Morris v. Spectra Energy Partners (DE) GP, LP, No. 489, 2019 (Del. Jan. 22, 2021) (Seitz, C.J.)
In this opinion, the Delaware Supreme Court held that the plaintiff had adequately pled a direct claim challenging the fairness of the merger because the defendant failed “to secure value for his pending derivative claims.” As a result, the Supreme Court reversed the Court of Chancery’s decision dismissing the claim for lack of standing. In reaching its conclusion, the Supreme Court applied the test set forth in In re Primedia, Inc. Shareholders Litigation (“Primedia”) and held that the Court of Chancery had misapplied the materiality analysis and should have concluded that it was reasonably conceivable at the pleadings stage that the value of the derivative claims was material when compared against the overall merger consideration.

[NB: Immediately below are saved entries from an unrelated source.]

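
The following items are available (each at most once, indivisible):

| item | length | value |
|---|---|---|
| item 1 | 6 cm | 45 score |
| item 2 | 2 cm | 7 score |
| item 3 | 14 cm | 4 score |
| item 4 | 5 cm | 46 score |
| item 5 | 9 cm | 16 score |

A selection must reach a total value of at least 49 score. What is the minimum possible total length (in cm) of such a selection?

Subsets with value ≥ 49, sorted by total length:
- item 2+item 4: length 7, value 53
- item 1+item 2: length 8, value 52
- item 1+item 4: length 11, value 91
Minimum length: 7 cm.

7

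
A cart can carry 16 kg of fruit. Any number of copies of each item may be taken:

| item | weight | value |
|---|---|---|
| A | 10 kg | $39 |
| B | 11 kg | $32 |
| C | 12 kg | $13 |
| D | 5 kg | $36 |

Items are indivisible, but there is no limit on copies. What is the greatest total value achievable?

$108

Best value-per-unit is D at 36/5, and filling with it alone uses weight 3×5=15. No mix of the others beats 3×36 = 108.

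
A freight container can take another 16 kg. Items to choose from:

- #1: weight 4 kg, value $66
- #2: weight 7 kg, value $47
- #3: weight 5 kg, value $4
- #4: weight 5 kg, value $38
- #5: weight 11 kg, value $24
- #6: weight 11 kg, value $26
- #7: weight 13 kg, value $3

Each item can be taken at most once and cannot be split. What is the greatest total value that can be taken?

$151

Check high-value combinations within 16 kg:
- #1+#2+#4: weight 4+7+5=16, value 66+47+38=151
- #1+#2+#3: weight 4+7+5=16, value 66+47+4=117
- #1+#2: weight 4+7=11, value 66+47=113
- #1+#3+#4: weight 4+5+5=14, value 66+4+38=108
Best: $151.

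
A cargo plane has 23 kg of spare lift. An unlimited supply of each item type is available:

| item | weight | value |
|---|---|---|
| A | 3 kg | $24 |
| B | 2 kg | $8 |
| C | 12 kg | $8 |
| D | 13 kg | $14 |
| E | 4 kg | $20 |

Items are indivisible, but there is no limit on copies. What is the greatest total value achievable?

$176

Best value-per-unit is A at 24/3; filling with it alone gives 7×24 = 168.
Optimal mix: 7×A + 1×B → weight 23, value 176.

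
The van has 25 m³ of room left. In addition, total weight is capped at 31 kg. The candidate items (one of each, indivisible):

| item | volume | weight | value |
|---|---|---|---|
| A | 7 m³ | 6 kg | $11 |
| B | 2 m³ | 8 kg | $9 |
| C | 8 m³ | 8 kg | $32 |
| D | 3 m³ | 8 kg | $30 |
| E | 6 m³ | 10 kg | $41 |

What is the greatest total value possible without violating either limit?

$103

Feasible sets respecting both limits:
- C+D+E: volume 17, weight 26, value 103
- A+C+E: volume 21, weight 24, value 84
- A+B+C+D: volume 20, weight 30, value 82
- B+C+E: volume 16, weight 26, value 82
Best: $103.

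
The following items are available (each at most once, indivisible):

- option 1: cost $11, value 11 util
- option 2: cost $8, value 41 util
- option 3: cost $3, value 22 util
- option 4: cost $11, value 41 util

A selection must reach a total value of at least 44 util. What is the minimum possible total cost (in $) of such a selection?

11

Subsets with value ≥ 44, sorted by total cost:
- option 2+option 3: cost 11, value 63
- option 3+option 4: cost 14, value 63
Minimum cost: 11 $.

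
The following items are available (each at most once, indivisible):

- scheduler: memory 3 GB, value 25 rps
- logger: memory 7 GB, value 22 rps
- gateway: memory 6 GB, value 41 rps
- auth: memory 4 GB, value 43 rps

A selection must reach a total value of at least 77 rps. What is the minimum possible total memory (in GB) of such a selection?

Subsets with value ≥ 77, sorted by total memory:
- gateway+auth: memory 10, value 84
- scheduler+gateway+auth: memory 13, value 109
Minimum memory: 10 GB.

10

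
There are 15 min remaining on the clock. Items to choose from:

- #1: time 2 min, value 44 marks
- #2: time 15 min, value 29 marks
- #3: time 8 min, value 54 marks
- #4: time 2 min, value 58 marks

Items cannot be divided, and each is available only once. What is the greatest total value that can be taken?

156 marks

Check high-value combinations within 15 min:
- #1+#3+#4: time 2+8+2=12, value 44+54+58=156
- #3+#4: time 8+2=10, value 54+58=112
- #1+#4: time 2+2=4, value 44+58=102
Best: 156 marks.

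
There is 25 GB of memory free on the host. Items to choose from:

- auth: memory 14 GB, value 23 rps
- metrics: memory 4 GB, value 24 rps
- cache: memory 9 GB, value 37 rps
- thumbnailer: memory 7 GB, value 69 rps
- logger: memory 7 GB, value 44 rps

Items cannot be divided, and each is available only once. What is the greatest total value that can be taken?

150 rps

This is a 0/1 knapsack; check combinations near the capacity.
- cache+thumbnailer+logger: memory 9+7+7=23, value 37+69+44=150
- metrics+thumbnailer+logger: memory 4+7+7=18, value 24+69+44=137
- metrics+cache+thumbnailer: memory 4+9+7=20, value 24+37+69=130
- auth+metrics+thumbnailer: memory 14+4+7=25, value 23+24+69=116
Best: 150 rps.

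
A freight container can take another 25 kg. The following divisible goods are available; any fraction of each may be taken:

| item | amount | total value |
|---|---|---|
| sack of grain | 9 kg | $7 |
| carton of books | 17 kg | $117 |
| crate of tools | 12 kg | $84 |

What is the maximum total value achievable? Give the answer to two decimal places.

Take in order of value per unit:
- crate of tools (84/12 per unit): all 12 → value 84, running total 84.00
- carton of books (117/17 per unit): 13 of 17 → value 13×117/17 = 89.4706, running total 173.47
Total 173.47.

173.47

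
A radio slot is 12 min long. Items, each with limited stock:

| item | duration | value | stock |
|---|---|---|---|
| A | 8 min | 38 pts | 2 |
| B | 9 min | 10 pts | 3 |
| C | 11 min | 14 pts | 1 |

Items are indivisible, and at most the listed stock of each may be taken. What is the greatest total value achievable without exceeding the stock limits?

Top feasible selections:
- 1×A: duration 8, value 38
- 1×C: duration 11, value 14
Best: 38 pts.

38 pts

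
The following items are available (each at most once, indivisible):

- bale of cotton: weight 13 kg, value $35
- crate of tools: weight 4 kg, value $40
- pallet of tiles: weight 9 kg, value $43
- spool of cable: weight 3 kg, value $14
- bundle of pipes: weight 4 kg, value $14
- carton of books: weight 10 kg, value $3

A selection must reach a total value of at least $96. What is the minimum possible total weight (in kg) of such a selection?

Subsets with value ≥ 96, sorted by total weight:
- crate of tools+pallet of tiles+spool of cable: weight 16, value 97
- crate of tools+pallet of tiles+bundle of pipes: weight 17, value 97
Minimum weight: 16 kg.

16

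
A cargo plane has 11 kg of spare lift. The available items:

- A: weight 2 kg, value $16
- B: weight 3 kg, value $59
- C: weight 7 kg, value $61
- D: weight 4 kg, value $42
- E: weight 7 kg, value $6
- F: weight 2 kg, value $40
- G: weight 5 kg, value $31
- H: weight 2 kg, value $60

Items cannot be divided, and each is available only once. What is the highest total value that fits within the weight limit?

$201

Check high-value combinations within 11 kg:
- B+D+F+H: weight 3+4+2+2=11, value 59+42+40+60=201
- A+B+D+H: weight 2+3+4+2=11, value 16+59+42+60=177
- A+B+F+H: weight 2+3+2+2=9, value 16+59+40+60=175
- B+D+H: weight 3+4+2=9, value 59+42+60=161
- C+F+H: weight 7+2+2=11, value 61+40+60=161
Best: $201.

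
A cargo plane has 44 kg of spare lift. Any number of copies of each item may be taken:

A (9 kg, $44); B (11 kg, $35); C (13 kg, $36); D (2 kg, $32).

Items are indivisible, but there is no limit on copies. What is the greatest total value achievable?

$704

Best value-per-unit is D at 32/2, and filling with it alone uses weight 22×2=44. No mix of the others beats 22×32 = 704.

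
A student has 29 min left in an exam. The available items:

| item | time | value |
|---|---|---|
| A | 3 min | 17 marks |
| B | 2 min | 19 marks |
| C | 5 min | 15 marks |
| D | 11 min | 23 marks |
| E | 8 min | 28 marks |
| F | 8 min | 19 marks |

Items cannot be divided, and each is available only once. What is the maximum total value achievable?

102 marks

Check high-value combinations within 29 min:
- A+B+C+D+E: time 3+2+5+11+8=29, value 17+19+15+23+28=102
- A+B+C+E+F: time 3+2+5+8+8=26, value 17+19+15+28+19=98
- A+B+C+D+F: time 3+2+5+11+8=29, value 17+19+15+23+19=93
Best: 102 marks.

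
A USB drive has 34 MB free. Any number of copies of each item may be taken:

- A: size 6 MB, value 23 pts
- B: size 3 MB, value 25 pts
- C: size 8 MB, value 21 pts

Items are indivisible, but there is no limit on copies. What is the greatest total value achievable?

275 pts

Best value-per-unit is B at 25/3, and filling with it alone uses size 11×3=33. No mix of the others beats 11×25 = 275.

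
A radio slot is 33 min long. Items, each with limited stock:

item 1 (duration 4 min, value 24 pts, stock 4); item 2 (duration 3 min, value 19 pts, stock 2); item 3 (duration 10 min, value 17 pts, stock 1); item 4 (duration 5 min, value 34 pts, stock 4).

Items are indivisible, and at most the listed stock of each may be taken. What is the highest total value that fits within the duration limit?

212 pts

Top feasible selections:
- 3×item 1 + 2×item 2 + 3×item 4: duration 33, value 212
- 3×item 1 + 4×item 4: duration 32, value 208
- 2×item 1 + 1×item 2 + 4×item 4: duration 31, value 203
- 4×item 1 + 2×item 2 + 2×item 4: duration 32, value 202
Best: 212 pts.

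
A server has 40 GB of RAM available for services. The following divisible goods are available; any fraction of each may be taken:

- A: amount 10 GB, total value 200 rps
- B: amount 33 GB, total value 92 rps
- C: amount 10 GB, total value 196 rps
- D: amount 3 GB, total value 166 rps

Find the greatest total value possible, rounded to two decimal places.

Take in order of value per unit:
- D (166/3 per unit): all 3 → value 166, running total 166.00
- A (200/10 per unit): all 10 → value 200, running total 366.00
- C (196/10 per unit): all 10 → value 196, running total 562.00
- B (92/33 per unit): 17 of 33 → value 17×92/33 = 47.3939, running total 609.39
Total 609.39.

609.39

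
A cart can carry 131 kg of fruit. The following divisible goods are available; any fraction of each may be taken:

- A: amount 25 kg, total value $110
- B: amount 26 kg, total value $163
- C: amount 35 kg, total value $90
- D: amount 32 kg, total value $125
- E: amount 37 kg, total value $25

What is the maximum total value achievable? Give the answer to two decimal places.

Take in order of value per unit:
- B (163/26 per unit): all 26 → value 163, running total 163.00
- A (110/25 per unit): all 25 → value 110, running total 273.00
- D (125/32 per unit): all 32 → value 125, running total 398.00
- C (90/35 per unit): all 35 → value 90, running total 488.00
- E (25/37 per unit): 13 of 37 → value 13×25/37 = 8.7838, running total 496.78
Total 496.78.

496.78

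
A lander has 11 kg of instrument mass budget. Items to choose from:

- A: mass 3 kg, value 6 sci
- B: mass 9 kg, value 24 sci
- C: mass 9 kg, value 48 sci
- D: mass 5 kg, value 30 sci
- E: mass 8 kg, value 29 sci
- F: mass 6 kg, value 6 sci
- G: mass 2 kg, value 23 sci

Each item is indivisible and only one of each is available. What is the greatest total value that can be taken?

Check high-value combinations within 11 kg:
- C+G: mass 9+2=11, value 48+23=71
- A+D+G: mass 3+5+2=10, value 6+30+23=59
- D+G: mass 5+2=7, value 30+23=53
Best: 71 sci.

71 sci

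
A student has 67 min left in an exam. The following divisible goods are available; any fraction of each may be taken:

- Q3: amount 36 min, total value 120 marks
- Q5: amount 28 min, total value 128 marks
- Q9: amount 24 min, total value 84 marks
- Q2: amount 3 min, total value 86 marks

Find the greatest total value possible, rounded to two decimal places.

Take in order of value per unit:
- Q2 (86/3 per unit): all 3 → value 86, running total 86.00
- Q5 (128/28 per unit): all 28 → value 128, running total 214.00
- Q9 (84/24 per unit): all 24 → value 84, running total 298.00
- Q3 (120/36 per unit): 12 of 36 → value 12×120/36 = 40.0000, running total 338.00
Total 338.00.

338.00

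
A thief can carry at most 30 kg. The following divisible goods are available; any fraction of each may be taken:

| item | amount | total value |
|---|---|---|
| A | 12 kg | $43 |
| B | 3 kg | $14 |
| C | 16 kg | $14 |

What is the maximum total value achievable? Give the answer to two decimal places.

70.13

Take in order of value per unit:
- B (14/3 per unit): all 3 → value 14, running total 14.00
- A (43/12 per unit): all 12 → value 43, running total 57.00
- C (14/16 per unit): 15 of 16 → value 15×14/16 = 13.1250, running total 70.13
Total 70.13.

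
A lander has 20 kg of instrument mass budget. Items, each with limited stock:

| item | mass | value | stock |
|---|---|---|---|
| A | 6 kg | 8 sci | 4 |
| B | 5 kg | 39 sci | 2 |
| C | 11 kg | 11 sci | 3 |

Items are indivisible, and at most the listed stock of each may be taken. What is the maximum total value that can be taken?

86 sci

Best selections within mass 20 and stock limits:
- 1×A + 2×B: mass 16, value 86
- 2×B: mass 10, value 78
- 2×A + 1×B: mass 17, value 55
- 1×B + 1×C: mass 16, value 50
Best: 86 sci.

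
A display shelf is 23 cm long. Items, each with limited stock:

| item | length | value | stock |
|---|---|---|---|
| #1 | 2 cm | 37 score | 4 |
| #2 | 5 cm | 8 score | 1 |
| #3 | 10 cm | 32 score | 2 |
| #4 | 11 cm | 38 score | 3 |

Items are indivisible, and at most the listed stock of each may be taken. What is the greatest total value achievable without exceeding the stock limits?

Best selections within length 23 and stock limits:
- 4×#1 + 1×#2 + 1×#3: length 23, value 188
- 4×#1 + 1×#4: length 19, value 186
- 4×#1 + 1×#3: length 18, value 180
Best: 188 score.

188 score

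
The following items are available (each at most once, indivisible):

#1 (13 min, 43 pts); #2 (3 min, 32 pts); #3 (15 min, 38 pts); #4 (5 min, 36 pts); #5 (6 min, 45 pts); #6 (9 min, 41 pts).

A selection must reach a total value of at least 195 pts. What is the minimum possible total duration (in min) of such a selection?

36

Subsets with value ≥ 195, sorted by total duration:
- #1+#2+#4+#5+#6: duration 36, value 197
- #1+#2+#3+#5+#6: duration 46, value 199
- #1+#3+#4+#5+#6: duration 48, value 203
- #1+#2+#3+#4+#5+#6: duration 51, value 235
Minimum duration: 36 min.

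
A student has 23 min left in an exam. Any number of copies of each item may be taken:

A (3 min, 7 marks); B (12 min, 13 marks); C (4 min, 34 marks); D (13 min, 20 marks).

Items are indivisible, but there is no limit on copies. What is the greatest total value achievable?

Best value-per-unit is C at 34/4; filling with it alone gives 5×34 = 170.
Optimal mix: 1×A + 5×C → time 23, value 177.

177 marks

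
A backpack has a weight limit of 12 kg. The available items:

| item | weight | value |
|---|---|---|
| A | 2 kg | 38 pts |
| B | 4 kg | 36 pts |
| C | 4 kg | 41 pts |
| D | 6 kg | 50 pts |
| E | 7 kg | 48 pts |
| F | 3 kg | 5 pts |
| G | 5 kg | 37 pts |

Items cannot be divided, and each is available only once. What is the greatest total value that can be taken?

129 pts

Check high-value combinations within 12 kg:
- A+C+D: weight 2+4+6=12, value 38+41+50=129
- A+B+D: weight 2+4+6=12, value 38+36+50=124
- A+C+G: weight 2+4+5=11, value 38+41+37=116
- A+B+C: weight 2+4+4=10, value 38+36+41=115
- A+B+G: weight 2+4+5=11, value 38+36+37=111
Best: 129 pts.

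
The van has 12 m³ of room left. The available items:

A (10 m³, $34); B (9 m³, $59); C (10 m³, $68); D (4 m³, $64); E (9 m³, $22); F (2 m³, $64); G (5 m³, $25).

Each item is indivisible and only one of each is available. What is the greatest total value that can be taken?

Check high-value combinations within 12 m³:
- D+F+G: volume 4+2+5=11, value 64+64+25=153
- C+F: volume 10+2=12, value 68+64=132
- D+F: volume 4+2=6, value 64+64=128
- B+F: volume 9+2=11, value 59+64=123
Best: $153.

$153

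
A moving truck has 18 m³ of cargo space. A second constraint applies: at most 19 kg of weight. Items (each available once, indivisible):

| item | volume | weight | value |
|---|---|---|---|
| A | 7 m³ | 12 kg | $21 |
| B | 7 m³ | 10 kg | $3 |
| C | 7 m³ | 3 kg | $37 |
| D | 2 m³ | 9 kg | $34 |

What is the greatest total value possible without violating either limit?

$71

Feasible sets respecting both limits:
- C+D: volume 9, weight 12, value 71
- A+C: volume 14, weight 15, value 58
- B+C: volume 14, weight 13, value 40
- C: volume 7, weight 3, value 37
Best: $71.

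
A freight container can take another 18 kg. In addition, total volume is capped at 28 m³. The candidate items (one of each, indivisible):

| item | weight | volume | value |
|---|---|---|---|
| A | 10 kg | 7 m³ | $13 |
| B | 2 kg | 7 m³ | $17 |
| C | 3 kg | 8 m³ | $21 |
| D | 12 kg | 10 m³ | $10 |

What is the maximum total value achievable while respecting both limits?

$51

Feasible sets respecting both limits:
- A+B+C: weight 15, volume 22, value 51
- B+C+D: weight 17, volume 25, value 48
- B+C: weight 5, volume 15, value 38
- A+C: weight 13, volume 15, value 34
Best: $51.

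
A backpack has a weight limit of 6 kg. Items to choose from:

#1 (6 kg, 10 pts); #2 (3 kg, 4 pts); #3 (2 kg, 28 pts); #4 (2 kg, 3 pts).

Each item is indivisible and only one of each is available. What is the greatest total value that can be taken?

Check high-value combinations within 6 kg:
- #2+#3: weight 3+2=5, value 4+28=32
- #3+#4: weight 2+2=4, value 28+3=31
- #3: weight 2, value 28
- #1: weight 6, value 10
- #2+#4: weight 3+2=5, value 4+3=7
Best: 32 pts.

32 pts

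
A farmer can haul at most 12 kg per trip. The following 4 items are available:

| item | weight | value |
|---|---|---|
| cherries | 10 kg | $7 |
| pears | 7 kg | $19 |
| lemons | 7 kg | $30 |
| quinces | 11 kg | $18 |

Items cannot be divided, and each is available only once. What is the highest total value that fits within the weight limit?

$30

Check high-value combinations within 12 kg:
- lemons: weight 7, value 30
- pears: weight 7, value 19
- quinces: weight 11, value 18
Best: $30.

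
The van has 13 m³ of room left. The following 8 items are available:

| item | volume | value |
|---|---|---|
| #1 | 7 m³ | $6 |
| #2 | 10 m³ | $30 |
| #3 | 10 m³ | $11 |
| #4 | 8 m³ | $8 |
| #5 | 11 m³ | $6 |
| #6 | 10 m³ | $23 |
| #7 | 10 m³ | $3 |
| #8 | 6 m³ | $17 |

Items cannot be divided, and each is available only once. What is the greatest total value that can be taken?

$30

Check high-value combinations within 13 m³:
- #2: volume 10, value 30
- #6: volume 10, value 23
- #1+#8: volume 7+6=13, value 6+17=23
- #8: volume 6, value 17
Best: $30.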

Plaintiff’s current suit arose in the context of a prior action against the defendant, which was the general partner of the partnership where plaintiff held units. Plaintiff challenged the consideration received by the partnership pursuant to a reverse drop-down of assets with Spectra Energy Corp., the parent of the general partner. Plaintiff’s prior complaint, which alleged that the defendant had acted in bad faith in approving the reverse drop-down without including the full value of the assets in the consideration received for such assets, survived a motion to dismiss. However, plaintiff lost standing to pursue his derivative suit after a merger in which the partnership was acquired and all of the partnership units were converted into shares of the acquiror. During the negotiations, a conflicts committee, which negotiated the transaction, assigned zero value to plaintiff’s derivative claims. Plaintiff then sued, challenging the fairness of the merger exchange ratio because the defendant had agreed to a merger that did not include any value for his derivative claims. The Court of Chancery, on a motion to dismiss, held that plaintiff lacked standing. In the Court of Chancery’s analysis, the value of the plaintiff’s derivative claims was not material after discounting such claims to represent the percentage value that would be attributable to the public unitholders from such recovery and plaintiff’s likelihood of success in recovering on such derivative claims.
On appeal, the Delaware Supreme Court addressed the standing question, noting that, under the Court’s precedent in El Paso Pipeline GP Co., L.L.C. v. Brinckerhoff, a plaintiff who loses standing to bring a derivative claim following a merger can still bring a “direct claim challenging the validity of the merger when the general partner failed to secure the value of material derivative claims in the merger for the minority equity owners.” The Court held that, on a review of the record, plaintiff adequately pled a direct claim challenging the fairness of the merger for failure to include the value of his prior derivative claims.
The Supreme Court also held that Primedia was the appropriate test to apply when conducting “a pleadings-based analysis to evaluate standing on a motion to dismiss” for claims attacking the fairness of the merger for failing to provide value for derivative claims. Under Primedia, the Court must determine whether the prior derivative claim was viable and material, as well as whether the acquiring entity had indicated that it would not assert the prior derivative claim and did not provide value for it when acquiring the target entity. The parties did not dispute that plaintiff’s prior derivative claims were viable (as they had survived a motion to dismiss), that the acquiror would not assert the claims post-merger, and that the defendant had not “secured” any value for the claims in the merger.
The Supreme Court then evaluated the Court of Chancery’s materiality analysis, finding that the Court of Chancery had made two reversible errors. First, the Supreme Court concluded that the Court of Chancery erred in applying a litigation discount risk at the motion to dismiss stage, as it “was inconsistent with the court’s standard of review on a motion to dismiss for lack of standing.” Second, the Supreme Court concluded that, even if a discount was appropriate at the motion to dismiss stage “to reflect the public unitholders’ interest in the derivative recovery,” the Court of Chancery erred by comparing the discounted amount of damages ($112 million) against the entire value of the merger ($3.3 billion). The proper comparison should have been the discounted amount of damages ($112 million) against the consideration to be received by only the public unitholders in the merger ($561 million), which would have been material. The Supreme Court remanded to the Court of Chancery for further proceedings.